L’industrie à la peine
L’emploi intérimaire diminue dans la plupart des secteurs industriels, et en particulier dans la fabrication d'équipements électriques, électroniques, informatiques et de machines (–1,9 %, soit –700 intérimaires) et la fabrication d’autres produits industriels (–0,9 %, soit –1 200). Au contraire, il augmente dans le secteur de la fabrication de matériels de transport (+2,3 %, soit +700). Au total, l’emploi intérimaire dans l’industrie reste inférieur à son niveau d’avant-crise (–2,1 % par rapport à février 2020).
Dans le tertiaire, l’emploi intérimaire diminue principalement dans le commerce (–3,3 %, soit –2 700 intérimaires), le transport-entreposage (–3,1 %, soit –3 500) et les activités scientifiques et techniques et les services administratifs et de soutien (–1,4 %, soit –1 500). Ces baisses sont en partie compensées par une hausse de l’intérim dans l’hébergement-restauration (+12,8 %, soit +1 900 intérimaires), l’administration publique, enseignement, santé humaine et action sociale (+4,1 %, soit +1 400) et les autres activités de services (+14,4 %, soit +1 100). Au total, l’emploi intérimaire dans le secteur tertiaire dépasse son niveau de février 2020 de 6,9 %.

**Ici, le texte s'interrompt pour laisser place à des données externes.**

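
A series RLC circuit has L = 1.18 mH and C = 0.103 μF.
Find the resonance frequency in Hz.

Step 1 — Resonance condition Im(Z)=0 gives ω₀ = 1/√(LC).
Step 2 — ω₀ = 1/√(0.00118·1.03e-07) = 9.071e+04 rad/s.
Step 3 — f₀ = ω₀/(2π) = 1.444e+04 Hz.

f₀ = 1.444e+04 Hz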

L’emploi intérimaire dans la construction est encore nettement inférieur à son niveau de février 2020 (–11,3 %). Dans l’industrie comme dans le tertiaire, certains secteurs sont également encore très inférieurs à leur niveau d’avant-crise (–17,4 % par rapport au niveau de février 2020 dans la fabrication de matériels de transport ; –24,6 % dans les activités financières et d'assurance) tandis que d’autres le dépassent largement (+54,4 % dans l’administration publique, l’enseignement, la santé humaine et l’action sociale).
Selon les régions
Fin mai 2022, l’emploi intérimaire évolue différemment selon les régions. La baisse est plus importante que la moyenne nationale en Centre-Val de Loire (–2,0 %, soit –700 intérimaires), dans les Hauts-de-France (–1,3 %, soit –1 000) et en Auvergne-Rhône-Alpes (–0,9 %, soit –1 000). Au contraire, l’emploi intérimaire augmente dans certaines régions, notamment en Île-de-France (+0,7 %, soit +900) et dans les Pays de la Loire (+0,7 %, soit +400).
Par rapport à l’avant-crise, l’emploi intérimaire est en deçà du niveau de février 2020 en Bourgogne-Franche-Comté (–5,0 %) et en Île-de-France (–2,5 %), mais aussi dans les Hauts-de-France (–2,1 %), en Normandie (–2,0 %) et en Centre-Val de Loire (–2,0 %). Au contraire, il est nettement au-dessus de son niveau d’avant-crise dans le Grand-Est (+5,3 %) et en Provence-Alpes-Côte d’Azur (+4,9 %).